Now look at line 1 option_id 1 / option_name siteurl / option_value here must be your domain url.
Now find around line 36 option_id 36 / option_name home / option_value here should be your domain url.
IF they where not correct I assume you made corrections, saved them into the db and check if you are able to login now.
Stil not working? maybe following would good to check also:
What the .htaccess file shows (correct path?)
Add if not already done some debug "stuff" in wp_config.php:
define( 'WP_DEBUG', true ); // Or false to disable
if ( WP_DEBUG ) {
define( 'WP_DEBUG_LOG', true ); // writes errors down in wp-content/debug.log
define( 'WP_DEBUG_DISPLAY', true ); // shows errors on screen output, set to false so only write into logfile
define('SAVEQUERIES', true); // will have a performance impact so disable if not needed
define('SCRIPT_DEBUG', true); // Use dev versions of core JS and CSS files (only needed if you are modifying these core files)
}
If no debug.log is shown in wp-content you create the file by hand.
Btw, is the wp-login.php having the correct chmod? (644 it should be)
Do you have/use cache plugins if so, could try to disable it by renaming folder.
Do you have some caching options through .htaccess if so, disable it for the moment.
Do you use a login plugin or script?
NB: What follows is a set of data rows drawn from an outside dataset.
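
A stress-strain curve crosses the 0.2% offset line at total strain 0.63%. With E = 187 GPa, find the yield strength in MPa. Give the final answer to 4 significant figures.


Offset strain = 0.002
Elastic strain at yield = total_strain - offset = 6.3e-03 - 0.002 = 4.3e-03
sigma_y = E * elastic_strain = 187000 * 4.3e-03
sigma_y = 804.1 MPa


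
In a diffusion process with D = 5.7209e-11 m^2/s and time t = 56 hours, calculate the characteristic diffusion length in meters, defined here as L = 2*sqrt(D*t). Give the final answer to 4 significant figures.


t = 56 hr = 201600 s
Diffusion length = 2*sqrt(D*t)
= 2*sqrt(5.7209e-11 * 201600)
= 6.792e-03 m


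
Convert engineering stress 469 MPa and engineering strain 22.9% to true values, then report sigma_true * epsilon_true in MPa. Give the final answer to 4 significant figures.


sigma_true = sigma_eng * (1 + epsilon_eng)
sigma_true = 469 * (1 + 0.229) = 576.401 MPa
epsilon_true = ln(1 + epsilon_eng)
epsilon_true = ln(1 + 0.229) = 0.206201
sigma_true * epsilon_true = 576.401 * 0.206201 = 118.9 MPa


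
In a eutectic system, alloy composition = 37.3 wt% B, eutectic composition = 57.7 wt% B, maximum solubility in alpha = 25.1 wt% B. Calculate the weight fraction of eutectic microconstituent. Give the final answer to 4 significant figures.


f_primary = (C_e - C0) / (C_e - C_alpha_max)
f_primary = (57.7 - 37.3) / (57.7 - 25.1)
f_primary = 0.625767
f_eutectic = 1 - 0.625767 = 0.3742


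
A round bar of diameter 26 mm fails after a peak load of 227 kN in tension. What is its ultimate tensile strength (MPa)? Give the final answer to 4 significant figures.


A0 = pi*(d/2)^2 = pi*(26/2)^2 = 530.929 mm^2
UTS = F_max / A0 = 227*1000 / 530.929
UTS = 427.6 MPa


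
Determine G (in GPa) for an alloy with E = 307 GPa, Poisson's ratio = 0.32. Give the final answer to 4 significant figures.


G = E / (2*(1+nu))
G = 307 / (2*(1+0.32))
G = 116.3 GPa


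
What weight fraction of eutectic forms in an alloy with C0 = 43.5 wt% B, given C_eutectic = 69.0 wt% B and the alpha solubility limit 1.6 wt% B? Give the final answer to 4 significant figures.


f_primary = (C_e - C0) / (C_e - C_alpha_max)
f_primary = (69.0 - 43.5) / (69.0 - 1.6)
f_primary = 0.378338
f_eutectic = 1 - 0.378338 = 0.6217


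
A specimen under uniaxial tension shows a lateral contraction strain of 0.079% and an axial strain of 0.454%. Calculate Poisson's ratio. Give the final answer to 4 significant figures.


nu = -epsilon_lat / epsilon_axial
Lateral strain is contraction (negative), so using magnitudes:
nu = 0.079 / 0.454
nu = 0.174


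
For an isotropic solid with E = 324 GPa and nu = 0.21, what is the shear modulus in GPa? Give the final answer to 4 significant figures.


G = E / (2*(1+nu))
G = 324 / (2*(1+0.21))
G = 133.9 GPa


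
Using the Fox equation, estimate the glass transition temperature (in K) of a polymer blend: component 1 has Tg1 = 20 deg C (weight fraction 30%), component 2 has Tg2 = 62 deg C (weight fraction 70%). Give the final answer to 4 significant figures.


1/Tg = w1/Tg1 + w2/Tg2 (in Kelvin)
Tg1 = 293.15 K, Tg2 = 335.15 K
1/Tg = 0.3/293.15 + 0.7/335.15
Tg = 321.3 K


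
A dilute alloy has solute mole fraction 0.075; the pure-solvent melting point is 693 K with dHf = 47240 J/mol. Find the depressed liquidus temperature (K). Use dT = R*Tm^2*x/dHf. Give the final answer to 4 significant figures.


dT = R*Tm^2*x / dHf
dT = 8.314 * 693^2 * 0.075 / 47240
dT = 6.3391 K
T_new = 693 - 6.3391 = 686.7 K


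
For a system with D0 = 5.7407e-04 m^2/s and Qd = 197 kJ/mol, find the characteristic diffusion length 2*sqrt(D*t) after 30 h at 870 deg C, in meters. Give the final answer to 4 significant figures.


Step 1: D = D0 * exp(-Qd/(R*T))
T = 1143.15 K
D = 5.7407e-04 * exp(-197e3 / (8.314 * 1143.15)) = 5.71479e-13 m^2/s
Step 2: L = 2*sqrt(D*t)
t = 30 h = 108000 s
L = 2*sqrt(5.71479e-13 * 108000) = 4.969e-04 m


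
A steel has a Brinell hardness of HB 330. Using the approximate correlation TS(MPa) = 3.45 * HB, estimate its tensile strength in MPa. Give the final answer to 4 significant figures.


TS (MPa) = 3.45 * HB
TS = 3.45 * 330
TS = 1139 MPa


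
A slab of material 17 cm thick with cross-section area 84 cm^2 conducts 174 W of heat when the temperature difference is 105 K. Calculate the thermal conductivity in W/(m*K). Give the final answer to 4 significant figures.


k = Q*L / (A*dT)
L = 0.17 m, A = 8.4e-03 m^2
k = 174 * 0.17 / (8.4e-03 * 105)
k = 33.54 W/(m*K)


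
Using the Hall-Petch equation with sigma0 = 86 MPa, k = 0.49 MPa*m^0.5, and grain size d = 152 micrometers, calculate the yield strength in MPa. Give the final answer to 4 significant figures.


sigma_y = sigma0 + k / sqrt(d)
d = 152 um = 1.52e-04 m
sigma_y = 86 + 0.49 / sqrt(1.52e-04)
sigma_y = 125.7 MPa


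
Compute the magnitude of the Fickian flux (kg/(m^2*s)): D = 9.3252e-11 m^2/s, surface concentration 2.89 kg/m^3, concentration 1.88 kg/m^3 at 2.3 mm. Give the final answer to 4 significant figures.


J = -D * (dC/dx) = D * (C1 - C2) / dx
J = 9.3252e-11 * (2.89 - 1.88) / 2.3e-03
J = 4.095e-08 kg/(m^2*s)


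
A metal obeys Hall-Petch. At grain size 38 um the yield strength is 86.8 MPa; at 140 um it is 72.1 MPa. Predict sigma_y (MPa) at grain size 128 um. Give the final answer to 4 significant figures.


sigma_y = sigma0 + k / sqrt(d)
1/sqrt(d1) = 1/sqrt(3.8e-05) = 162.221;  1/sqrt(d2) = 84.5154
k = (sigma1 - sigma2) / (1/sqrt(d1) - 1/sqrt(d2)) = (86.8 - 72.1) / (162.221 - 84.5154) = 0.189175 MPa*m^0.5
sigma0 = sigma1 - k/sqrt(d1) = 86.8 - 0.189175*162.221 = 56.1118 MPa
sigma_y(d3) = 56.1118 + 0.189175 / sqrt(1.28e-04) = 72.83 MPa


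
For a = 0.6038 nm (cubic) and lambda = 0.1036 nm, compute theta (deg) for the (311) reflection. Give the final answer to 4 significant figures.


d = a / sqrt(h^2+k^2+l^2)
d = 0.6038 / sqrt(11) = 0.182053 nm
lambda = 2*d*sin(theta)  =>  sin(theta) = lambda / (2*d)
sin(theta) = 0.1036 / (2 * 0.182053) = 0.284533
theta = 16.53 deg


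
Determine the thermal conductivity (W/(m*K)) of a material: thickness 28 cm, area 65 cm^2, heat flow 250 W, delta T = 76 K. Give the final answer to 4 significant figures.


k = Q*L / (A*dT)
L = 0.28 m, A = 6.5e-03 m^2
k = 250 * 0.28 / (6.5e-03 * 76)
k = 141.7 W/(m*K)


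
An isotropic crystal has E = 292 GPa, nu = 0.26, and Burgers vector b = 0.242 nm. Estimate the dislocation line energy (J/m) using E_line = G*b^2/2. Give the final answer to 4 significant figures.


Step 1: G = E / (2*(1+nu))
G = 292 / (2*(1+0.26)) = 115.873 GPa = 1.15873e+11 Pa
Step 2: E_line = G*b^2/2
b = 0.242 nm = 2.42e-10 m
E_line = 0.5 * 1.15873e+11 * (2.42e-10)^2 = 3.393e-09 J/m


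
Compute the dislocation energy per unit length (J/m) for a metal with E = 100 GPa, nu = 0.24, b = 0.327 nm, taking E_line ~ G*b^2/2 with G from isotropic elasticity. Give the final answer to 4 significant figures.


Step 1: G = E / (2*(1+nu))
G = 100 / (2*(1+0.24)) = 40.3226 GPa = 4.03226e+10 Pa
Step 2: E_line = G*b^2/2
b = 0.327 nm = 3.27e-10 m
E_line = 0.5 * 4.03226e+10 * (3.27e-10)^2 = 2.156e-09 J/m


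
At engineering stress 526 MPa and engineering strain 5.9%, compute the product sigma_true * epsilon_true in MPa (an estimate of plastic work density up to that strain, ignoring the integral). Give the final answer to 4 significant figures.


sigma_true = sigma_eng * (1 + epsilon_eng)
sigma_true = 526 * (1 + 0.059) = 557.034 MPa
epsilon_true = ln(1 + epsilon_eng)
epsilon_true = ln(1 + 0.059) = 0.0573251
sigma_true * epsilon_true = 557.034 * 0.0573251 = 31.93 MPa


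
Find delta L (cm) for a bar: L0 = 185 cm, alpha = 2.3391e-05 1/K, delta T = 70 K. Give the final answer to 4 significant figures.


dL = L0 * alpha * dT
dL = 185 * 2.3391e-05 * 70
dL = 0.3029 cm


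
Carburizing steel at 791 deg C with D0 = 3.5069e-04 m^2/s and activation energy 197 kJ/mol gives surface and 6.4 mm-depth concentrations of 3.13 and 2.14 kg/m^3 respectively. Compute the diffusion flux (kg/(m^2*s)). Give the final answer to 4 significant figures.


Step 1: D = D0 * exp(-Qd/(R*T))
T = 791 + 273.15 = 1064.15 K
D = 3.5069e-04 * exp(-197e3 / (8.314 * 1064.15)) = 7.49332e-14 m^2/s
Step 2: J = D * (C1 - C2) / dx
J = 7.49332e-14 * (3.13 - 2.14) / 6.4e-03
J = 1.159e-11 kg/(m^2*s)


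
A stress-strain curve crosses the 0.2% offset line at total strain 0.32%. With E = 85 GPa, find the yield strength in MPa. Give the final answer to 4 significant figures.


Offset strain = 0.002
Elastic strain at yield = total_strain - offset = 3.2e-03 - 0.002 = 1.2e-03
sigma_y = E * elastic_strain = 85000 * 1.2e-03
sigma_y = 102 MPa


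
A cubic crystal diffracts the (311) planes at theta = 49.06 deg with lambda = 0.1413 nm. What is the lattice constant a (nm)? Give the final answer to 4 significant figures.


d = lambda / (2*sin(theta))
d = 0.1413 / (2*sin(49.06 deg))
d = 0.0935271 nm
a = d * sqrt(h^2+k^2+l^2) = 0.0935271 * sqrt(11)
a = 0.3102 nm


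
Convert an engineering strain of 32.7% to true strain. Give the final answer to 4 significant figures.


epsilon_true = ln(1 + epsilon_eng)
epsilon_true = ln(1 + 0.327)
epsilon_true = 0.2829


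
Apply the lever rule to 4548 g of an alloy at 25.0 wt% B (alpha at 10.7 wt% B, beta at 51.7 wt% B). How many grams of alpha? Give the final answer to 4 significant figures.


f_alpha = (C_beta - C0) / (C_beta - C_alpha)
f_alpha = (51.7 - 25.0) / (51.7 - 10.7) = 0.65122
m_alpha = f_alpha * m_total = 0.65122 * 4548 = 2962 g


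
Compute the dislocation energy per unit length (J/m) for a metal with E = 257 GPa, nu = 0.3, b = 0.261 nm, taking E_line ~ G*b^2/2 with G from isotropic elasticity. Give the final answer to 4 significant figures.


Step 1: G = E / (2*(1+nu))
G = 257 / (2*(1+0.3)) = 98.8462 GPa = 9.88462e+10 Pa
Step 2: E_line = G*b^2/2
b = 0.261 nm = 2.61e-10 m
E_line = 0.5 * 9.88462e+10 * (2.61e-10)^2 = 3.367e-09 J/m


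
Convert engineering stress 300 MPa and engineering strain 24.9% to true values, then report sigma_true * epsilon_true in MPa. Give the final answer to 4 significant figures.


sigma_true = sigma_eng * (1 + epsilon_eng)
sigma_true = 300 * (1 + 0.249) = 374.7 MPa
epsilon_true = ln(1 + epsilon_eng)
epsilon_true = ln(1 + 0.249) = 0.222343
sigma_true * epsilon_true = 374.7 * 0.222343 = 83.31 MPa


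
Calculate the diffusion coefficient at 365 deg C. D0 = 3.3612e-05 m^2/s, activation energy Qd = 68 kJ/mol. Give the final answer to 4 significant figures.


D = D0 * exp(-Qd / (R*T))
T = 638.15 K
D = 3.3612e-05 * exp(-68e3 / (8.314 * 638.15))
D = 9.126e-11 m^2/s


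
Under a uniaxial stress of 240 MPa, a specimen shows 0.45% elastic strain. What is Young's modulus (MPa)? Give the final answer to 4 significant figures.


E = sigma / epsilon
epsilon = 0.45% = 4.5e-03
E = 240 / 4.5e-03
E = 53330 MPa


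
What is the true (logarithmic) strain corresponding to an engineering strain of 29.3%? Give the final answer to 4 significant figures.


epsilon_true = ln(1 + epsilon_eng)
epsilon_true = ln(1 + 0.293)
epsilon_true = 0.257


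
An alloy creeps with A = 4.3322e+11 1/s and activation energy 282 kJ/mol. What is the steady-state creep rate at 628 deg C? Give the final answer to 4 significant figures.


rate = A * exp(-Q / (R*T))
T = 628 + 273.15 = 901.15 K
rate = 4.3322e+11 * exp(-282e3 / (8.314 * 901.15))
rate = 1.951e-05 1/s


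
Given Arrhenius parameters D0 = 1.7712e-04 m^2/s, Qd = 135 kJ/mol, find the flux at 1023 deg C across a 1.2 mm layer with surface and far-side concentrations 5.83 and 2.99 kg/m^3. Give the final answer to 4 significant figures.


Step 1: D = D0 * exp(-Qd/(R*T))
T = 1023 + 273.15 = 1296.15 K
D = 1.7712e-04 * exp(-135e3 / (8.314 * 1296.15)) = 6.42085e-10 m^2/s
Step 2: J = D * (C1 - C2) / dx
J = 6.42085e-10 * (5.83 - 2.99) / 1.2e-03
J = 1.52e-06 kg/(m^2*s)


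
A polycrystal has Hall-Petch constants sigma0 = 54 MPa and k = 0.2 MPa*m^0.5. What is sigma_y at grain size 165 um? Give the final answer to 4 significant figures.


sigma_y = sigma0 + k / sqrt(d)
d = 165 um = 1.65e-04 m
sigma_y = 54 + 0.2 / sqrt(1.65e-04)
sigma_y = 69.57 MPa


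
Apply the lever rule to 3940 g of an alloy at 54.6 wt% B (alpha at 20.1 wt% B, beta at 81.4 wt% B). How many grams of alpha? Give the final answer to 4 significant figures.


f_alpha = (C_beta - C0) / (C_beta - C_alpha)
f_alpha = (81.4 - 54.6) / (81.4 - 20.1) = 0.437194
m_alpha = f_alpha * m_total = 0.437194 * 3940 = 1723 g


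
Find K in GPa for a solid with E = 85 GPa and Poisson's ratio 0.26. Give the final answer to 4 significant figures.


K = E / (3*(1-2*nu))
K = 85 / (3*(1-2*0.26))
K = 59.03 GPa


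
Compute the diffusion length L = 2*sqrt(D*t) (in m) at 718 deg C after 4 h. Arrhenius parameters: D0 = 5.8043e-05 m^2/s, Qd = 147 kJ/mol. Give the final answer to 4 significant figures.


Step 1: D = D0 * exp(-Qd/(R*T))
T = 991.15 K
D = 5.8043e-05 * exp(-147e3 / (8.314 * 991.15)) = 1.03852e-12 m^2/s
Step 2: L = 2*sqrt(D*t)
t = 4 h = 14400 s
L = 2*sqrt(1.03852e-12 * 14400) = 2.446e-04 m


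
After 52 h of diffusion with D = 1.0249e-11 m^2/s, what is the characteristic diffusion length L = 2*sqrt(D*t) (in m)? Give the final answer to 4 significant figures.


t = 52 hr = 187200 s
Diffusion length = 2*sqrt(D*t)
= 2*sqrt(1.0249e-11 * 187200)
= 2.77e-03 m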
If so, disable it for the moment being.
You could check functions.php (in your theme folder) if there is some code-snippet which could do a redirect for your wp-login.php, if so disable it for the moment.
Last but not least, if all above still not was solving your problem you could rename the plugins folder for a moment and try to login. (don't forget tot rename it back afterwards)
I hope that one of these will help you to find the solution.
Ask your hosting provider what your database host should be and update the DB_HOST line in wp-config.php accordingly.
This is usually localhost or 127.0.0.1 but on some hosts it may be something completely different that you would not be able to guess without asking - for example I've had long weird hostnames supplied by GoDaddy for this before (years ago when I still used GD for anything).